The second time I noticed the blood on the inside of my bra, I figured it was paint or something. (You know the old adage “Is it blood or is it paint or something?”)

The third time I noticed the blood on the inside of my bra, I knew it was blood because I saw the dark brownish-red syrup gushing from my nipple. It really freaked me out, which is ironic considering how familiar a sight this is to me. I spend all my days drawing nipples squirting blood. As a part-time stand-up comedian and part-time illustrator, that’s kind of my whole thing—drawing pepperonis on a pizza that are actually nipples squirting out blood, drawing stems on a cactus that are actually penises squirting out cum, drawing the holes of a conch shell that are actually buttholes squirting out RC Cola. What I’m saying is, that with all these horribly disgusting drawings of gushing fluids, I seemed to have really brought this bloody-nipple thing upon myself.

The doctors at urgent care stared at me worriedly. They asked if there was a history of breast cancer in my family. They asked if I knew whether or not I had the BRCA gene mutation that increases your risk of breast cancer.
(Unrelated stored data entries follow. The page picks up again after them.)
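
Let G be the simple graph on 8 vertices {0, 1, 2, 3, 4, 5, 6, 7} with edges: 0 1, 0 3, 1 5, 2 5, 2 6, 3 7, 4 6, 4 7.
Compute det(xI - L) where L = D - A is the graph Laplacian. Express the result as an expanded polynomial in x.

Each diagonal entry of L is the vertex degree and each off-diagonal entry is -1 where an edge is present, 0 otherwise; in the order [0, 1, 2, 3, 4, 5, 6, 7] the diagonal is [2, 2, 2, 2, 2, 2, 2, 2]. Computing det(xI - L) by cofactor expansion (or equivalently via sum-over-permutations) gives x^8 - 16x^7 + 104x^6 - 352x^5 + 660x^4 - 672x^3 + 336x^2 - 64x. The constant term is 0 because L is singular (the all-ones vector lies in its kernel).

x^8 - 16x^7 + 104x^6 - 352x^5 + 660x^4 - 672x^3 + 336x^2 - 64x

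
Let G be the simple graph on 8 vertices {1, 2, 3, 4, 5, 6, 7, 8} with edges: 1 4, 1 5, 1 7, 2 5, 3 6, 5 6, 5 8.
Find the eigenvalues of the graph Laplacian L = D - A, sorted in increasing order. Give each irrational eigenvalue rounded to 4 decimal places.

[0, 0.3187, 0.5858, 1, 1, 2.3579, 3.4142, 5.3234]

Each diagonal entry of L is the vertex degree and each off-diagonal entry is -1 where an edge is present, 0 otherwise; in the order [1, 2, 3, 4, 5, 6, 7, 8] the diagonal is [3, 1, 1, 1, 4, 2, 1, 1]. L is symmetric positive semidefinite, so every eigenvalue is real and nonnegative.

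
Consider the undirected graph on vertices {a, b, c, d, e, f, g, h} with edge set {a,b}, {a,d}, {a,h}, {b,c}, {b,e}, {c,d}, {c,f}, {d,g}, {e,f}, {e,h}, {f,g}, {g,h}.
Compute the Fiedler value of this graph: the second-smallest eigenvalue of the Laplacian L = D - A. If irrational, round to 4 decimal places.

2

Reading degrees in the order [a, b, c, d, e, f, g, h] gives [3, 3, 3, 3, 3, 3, 3, 3]; set D = diag(3, 3, 3, 3, 3, 3, 3, 3) and form L = D - A. The smallest Laplacian eigenvalue is always 0. The next one, lambda_2 = 2, measures how hard the graph is to disconnect: larger values mean better connectivity. There is one zero in the spectrum, matching the 1 component. By the matrix-tree theorem the graph has (1/8) * product of the nonzero eigenvalues = 384 spanning trees.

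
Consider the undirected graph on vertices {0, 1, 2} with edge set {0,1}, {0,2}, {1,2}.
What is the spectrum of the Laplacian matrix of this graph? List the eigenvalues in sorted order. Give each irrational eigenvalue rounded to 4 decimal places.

Reading degrees in the order [0, 1, 2] gives [2, 2, 2]; set D = diag(2, 2, 2) and form L = D - A. The multiplicity of 0 as a Laplacian eigenvalue equals the number of connected components.

[0, 3, 3]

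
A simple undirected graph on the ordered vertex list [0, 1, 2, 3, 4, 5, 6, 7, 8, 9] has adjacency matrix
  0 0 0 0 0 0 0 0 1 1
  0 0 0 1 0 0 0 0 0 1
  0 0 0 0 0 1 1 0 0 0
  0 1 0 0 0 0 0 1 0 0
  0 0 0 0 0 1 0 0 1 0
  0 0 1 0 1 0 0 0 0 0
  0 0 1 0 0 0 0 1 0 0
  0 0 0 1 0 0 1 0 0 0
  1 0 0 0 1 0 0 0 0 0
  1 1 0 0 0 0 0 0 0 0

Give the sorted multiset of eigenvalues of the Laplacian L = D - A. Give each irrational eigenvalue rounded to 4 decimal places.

With the vertex order [0, 1, 2, 3, 4, 5, 6, 7, 8, 9], the degrees are [2, 2, 2, 2, 2, 2, 2, 2, 2, 2], giving D = diag(2, 2, 2, 2, 2, 2, 2, 2, 2, 2) and L = D - A. Diagonalising L (or applying a numerical eigensolver to the 10x10 matrix) gives the spectrum above.

[0, 0.3820, 0.3820, 1.3820, 1.3820, 2.6180, 2.6180, 3.6180, 3.6180, 4]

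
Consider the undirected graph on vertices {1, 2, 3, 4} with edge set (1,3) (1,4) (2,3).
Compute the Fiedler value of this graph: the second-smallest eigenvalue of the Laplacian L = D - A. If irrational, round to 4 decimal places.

Each diagonal entry of L is the vertex degree and each off-diagonal entry is -1 where an edge is present, 0 otherwise; in the order [1, 2, 3, 4] the diagonal is [2, 1, 2, 1]. Computing the eigenvalues of L and sorting gives [0, 0.5858, 2, 3.4142]. The Fiedler value lambda_2 = 0.5858 is strictly positive, so the graph is connected. The largest eigenvalue, 3.4142, is at most the vertex count 4.

0.5858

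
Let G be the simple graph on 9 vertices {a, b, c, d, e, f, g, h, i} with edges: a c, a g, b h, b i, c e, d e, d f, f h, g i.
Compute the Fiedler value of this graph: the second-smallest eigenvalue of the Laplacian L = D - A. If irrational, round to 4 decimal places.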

I said I didn’t know and that I didn’t want to stress out my mother by asking her about it, considering her father had died just a week earlier.

I was shuffled around the Northwestern Medicine complex, sent from cancer specialist to cancer specialist—they covered my boob in jelly and put it in metal clamps; they poked and prodded it with rods and wands. All the while, I dreaded telling my mom. But the doctors said I had to, because the bloody nipple did not look promising. Finally, I called her, blubbering that I was so sorry for the horrible timing, so sorry that she was already dealing with so much, but that I was scared for my health.